Issue: Under Minnesota law, how is the doctrine of res judicata applied?

Area of Law: Litigation & Procedure
Keywords: Doctrine of res judicata; Relitigating a cause of action; Judgment on the merits
Jurisdiction: Minnesota
Cited Cases: 124 N.W.2d 328; 155 Minn. 388; 266 Minn. 450; 193 N.W. 687; 686 N.W.2d 829; 423 N.W.2d 686; 412 N.W.2d 5
Cited Statutes: None
Date: 12/01/2010

The doctrine of res judicata precludes a party from relitigating a cause of action in a second lawsuit if:

(1)               the earlier claim involved the same set of factual circumstances;

(2)               it involved the same parties or their privies;

(3)               there was a final judgment on the merits; and

(4)               the party against whom the doctrine is asserted had a full and fair opportunity to litigate the matter.  The Debtor-Wilbert, Inc. v. Copeland Buhl & Co., 732 N.W.2d 209, 220 (Minn. 2007); Hauschildt v. Beckingham, 686 N.W.2d 829, 840 (Minn. 2004).  Importantly, res judicata applies equally to claims that were actually litigated and to claims that could have been litigated in the earlier action.  The Debtor-Wilbert, 732 N.W.2d at 220; Hofstad v. Hargest, 412 N.W.2d 5, 7-8 (Minn. Ct. App. 1987); see also Youngstown Mines Corp. v.

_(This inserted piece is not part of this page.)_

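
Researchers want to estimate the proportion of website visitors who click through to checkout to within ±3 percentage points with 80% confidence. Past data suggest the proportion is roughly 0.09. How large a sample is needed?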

Prout, 266 Minn. 450, 124 N.W.2d 328, 340 (1963) (stating that “[a] judgment on the merits constitutes an absolute bar to a second suit for the same cause of action, and is conclusive between parties and privies, not only as to every matter which was actually litigated, but also as to every matter which might have been litigated therein.”). 

Under that doctrine, once a plaintiff wins a judgment, the judgment extinguishes the original cause of action, including all of the claims that the plaintiff “could have raised in relation to the transaction out of […]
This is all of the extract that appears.